L'avis que vous avez adressé au président du Sénat sur le texte de sécurité globale est très réservé, rejoignant d'ailleurs la position du Défenseur des droits ou de la Commission nationale consultative des droits de l'Homme. Pensez-vous, au travers de vos échanges avec le Gouvernement français, que vous remarques seront entendues ?
Mme Dunja Mijatovic. - Nous suivons de près les mesures d'exception liées à la pandémie. Celle-ci a fourni un prétexte à certains gouvernements pour réprimer certains droits de leurs populations. D'autres pays que la France ont prolongé ces mesures d'urgence. Il est important que des contre-pouvoirs puissent se manifester et que des organismes impartiaux puissent s'assurer qu'il n'y a pas d'abus dans le temps, au motif de lutter contre la pandémie. Tout régime exceptionnel devrait être limité dans le temps ; il faut vérifier sans cesse s'il est proportionné et l'abroger si cela n'est plus le cas. L'avenir dira si l'on a abusé de ce régime.
J'ai exprimé dans ma lettre mes inquiétudes sur le texte de sécurité globale. J'ai reçu une réponse me disant que mes préoccupations avaient été entendues. Il appartient désormais au Sénat de se prononcer. Je garde espoir que les mesures adoptées respecteront l'intérêt général et les droits de la population.
M. Jean-François Rapin, président. - Je vous remercie, Madame la Commissaire. Vous pouvez compter sur le Sénat pour faire valoir ces préoccupations lors de l'examen de ce texte.
Désignation de rapporteurs
M. Jean-François Rapin, président. - Fin novembre, j'ai été saisi par notre collègue Christophe-André Frassa, dans le prolongement de l'audition par notre commission de la cheffe du Parquet européen : il a proposé de se pencher sur la politique menée par certains États membres de l'Union européenne pour attirer des investisseurs étrangers en leur octroyant la nationalité contre un investissement substantiel, ce que l'on nomme communément par l'expression anglaise : Citizenship by Investment, la citoyenneté par investissement, ou encore les golden visas.

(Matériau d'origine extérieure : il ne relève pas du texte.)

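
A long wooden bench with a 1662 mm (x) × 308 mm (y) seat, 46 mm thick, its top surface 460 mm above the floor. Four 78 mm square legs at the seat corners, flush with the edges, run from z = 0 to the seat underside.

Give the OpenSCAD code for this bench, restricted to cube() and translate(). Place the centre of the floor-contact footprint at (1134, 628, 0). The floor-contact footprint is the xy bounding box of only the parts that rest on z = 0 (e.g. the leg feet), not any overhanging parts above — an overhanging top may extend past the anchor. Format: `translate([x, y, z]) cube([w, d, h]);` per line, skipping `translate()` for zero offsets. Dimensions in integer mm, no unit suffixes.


translate([303, 474, 414]) cube([1662, 308, 46]);
translate([303, 474, 0]) cube([78, 78, 414]);
translate([303, 704, 0]) cube([78, 78, 414]);
translate([1887, 474, 0]) cube([78, 78, 414]);
translate([1887, 704, 0]) cube([78, 78, 414]);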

Sans les contrôles nécessaires, ce système peut servir à des délinquants pour fuir la justice, recourir à la corruption ou blanchir de l'argent. Je souscris donc à la demande de notre collègue et vous propose de le charger, en trinôme avec les deux rapporteurs en charge des questions de citoyenneté et de sécurité dans notre commission, André Reichardt et Jean-Yves Leconte, d'approfondir le sujet et d'en faire rapport devant notre commission sous forme d'une communication : ils pourraient ainsi nous présenter, au printemps, des propositions pour mettre fin au dévoiement du système actuel.
M. Jean-François Rapin, président. - Notre groupe de travail sur la subsidiarité a émis des réserves sur trois propositions de textes issus de la Commission européenne pour lutter contre les menaces transfrontières graves dans le domaine de la santé. Je vous propose que Laurence Harribey et Pascale Gruny étudient cette question de manière plus approfondie au nom de notre commission.
Il en est ainsi décidé.
La réunion est close à 10 h 25.
Ce point de l'ordre du jour a fait l'objet d'une captation vidéo qui est disponible en ligne sur le site du Sénat.